Non, jamais. Car une fois de plus, j’avais déjà vécu avec eux avant le projet. C’est ça, la clef. Je suis teinté de culture kanak et, dans cette scène que vous évoquez, j’agis presque par mimétisme. À chaque fois que je me suis heurté à un blocage culturel, il a fallu que je m‘adapte à leur « temps »… et les réponses ont fini par arriver.
Mathieu Kassovitz assure que la contrainte de vérité s’est avérée beaucoup plus intéressante que d’être « libre de faire ce qu’on veut ». L’avez-vous également ressenti ainsi ?
Totalement. C’est d’ailleurs pour ça que le projet a été si long à mener à bien. Et il aurait été impossible de faire ce film avec les Kanak sans ce souci de vérité. Il faut savoir que, sur le tournage, certains acteurs ou consultants qui avaient personnellement participé aux événements étaient présents ! La sœur et la femme d’Alphonse Dianou, le leader indépendantiste des événements d’Ouvéa, étaient aussi sur le tournage. Mathieu les sollicitait souvent pour coller le plus possible à la réalité.
« On n’est pas encore indépendants ; le combat continue », entend-on dans la bouche d’un Kanak. Et vous parlez quant à vous de « défendre la cause d’un pays, d’un peuple », lors d’une allocution au cours du tournage : vous placez-vous explicitement dans un combat pour l’indépendance ?
Dans cette coutume que je fais au démarrage des scènes kanak (au dernier tiers du tournage), c’est mon tour de lâcher la pression et de leur faire comprendre à quel point ça a été extrêmement difficile pour moi de les amener jusque-là. Il est clair que quand vous vivez en tribu, vous ne pouvez que les soutenir dans leur démarche d’indépendance. Les Kanak ont été injustement maltraités depuis 1853. Tout en évitant ce que j’appelle le « syndrome du Kanak blanc », c’est-à-dire le Blanc qui finit par surjouer leur cause. Il est essentiel de rester à sa place pour maintenir les équilibres.
Comment avez-vous vécu le fait de ne pouvoir, au regard de certaines dissensions, filmer L’Ordre et la morale sur place ?
Très mal ! Depuis le départ, le but était de tourner le film à Ouvéa. Avec la population locale. C’était une de leurs premières conditions. Pas un seul instant nous n’avions imaginé une autre solution. Finalement, avec du recul, il aurait été beaucoup plus difficile de le tourner sur place car les acteurs kanak auraient eu une pression difficile à supporter. Le choix de tourner à Tahiti, loin de tout lien, a dès lors permis aux acteurs d’être plus libres et concentrés, à 100 %.

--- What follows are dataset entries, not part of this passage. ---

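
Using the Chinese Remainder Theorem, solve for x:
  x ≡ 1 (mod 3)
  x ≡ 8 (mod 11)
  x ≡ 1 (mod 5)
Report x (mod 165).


Moduli 3, 11, 5 are pairwise coprime; by CRT there is a unique solution modulo M = 3 · 11 · 5 = 165.
Solve pairwise, accumulating the modulus:
  Start with x ≡ 1 (mod 3).
  Combine with x ≡ 8 (mod 11): since gcd(3, 11) = 1, we get a unique residue mod 33.
    Write x = 1 + 3·t and substitute into x ≡ 8 (mod 11): 3·t ≡ 8 − 1 = 7 (mod 11).
    The inverse of 3 mod 11 is 4 (since 3·4 = 12 = 1·11 + 1), so t ≡ 4·7 = 28 ≡ 6 (mod 11).
    Then x = 1 + 3·6 = 19, valid modulo lcm(3, 11) = 33: x ≡ 19 (mod 33).
  Combine with x ≡ 1 (mod 5): since gcd(33, 5) = 1, we get a unique residue mod 165.
    Write x = 19 + 33·t and substitute into x ≡ 1 (mod 5): 33·t ≡ 1 − 19 = -18 (mod 5).
    Reduce coefficients mod 5: 3·t ≡ 2 (mod 5).
    The inverse of 3 mod 5 is 2 (since 3·2 = 6 = 1·5 + 1), so t ≡ 2·2 = 4 ≡ 4 (mod 5).
    Then x = 19 + 33·4 = 151, valid modulo lcm(33, 5) = 165: x ≡ 151 (mod 165).
Verify: 151 mod 3 = 1 ✓, 151 mod 11 = 8 ✓, 151 mod 5 = 1 ✓.

x ≡ 151 (mod 165).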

On sait que le film n’a, dans un premier temps, pas été diffusé en Nouvelle-Calédonie car il avait été jugé « caricatural et polémique » par certains. Comment l’aviez-vous vécu ? Kassovitz s’était alors dit « abasourdi »…
« Il faut savoir qu’il y a eu une amnistie générale à la suite des accords de Matignon. Donc pas d’enquête rendue publique, pas de jugement, pas de condamnation. »
Comme le dit un vieux chef dans mon film, il y a des coups qui font mal et des coups qui vous renforcent. Il n’y a qu’un seul cinéma à Nouméa. J’avais été surpris que l’exploitant local prenne le film pour Nouméa et Tahiti. Cet exploitant (il est caldoche) a, au dernier moment, décidé de ne plus l’exploiter à Nouméa, mais il a gardé les droits pour Tahiti. Il a subi des pressions d’un groupe de loyalistes. Je n’ai pas eu d’autre choix que de me tourner vers le centre culturel Tjibaou, qui a tout de suite pris le relais. Comme Emmanuel Tjibaou en est le directeur, il a aussitôt compris la tentative d’entrave à liberté d’expression à laquelle les Kanak sont malheureusement habitués. Le film a ensuite été exploité dans beaucoup de tribus, grâce à un cinéma itinérant local, et à la Fédération des œuvres laïques à Nouméa. Finalement, c’était mieux ainsi.
Le Figaro a accusé le film d’« assassiner la vérité ». Ces mots sont graves. Comment faire entendre, en retour, un discours alternatif et critique ? Avez-vous eu l’impression d’avoir pu défendre votre propos ?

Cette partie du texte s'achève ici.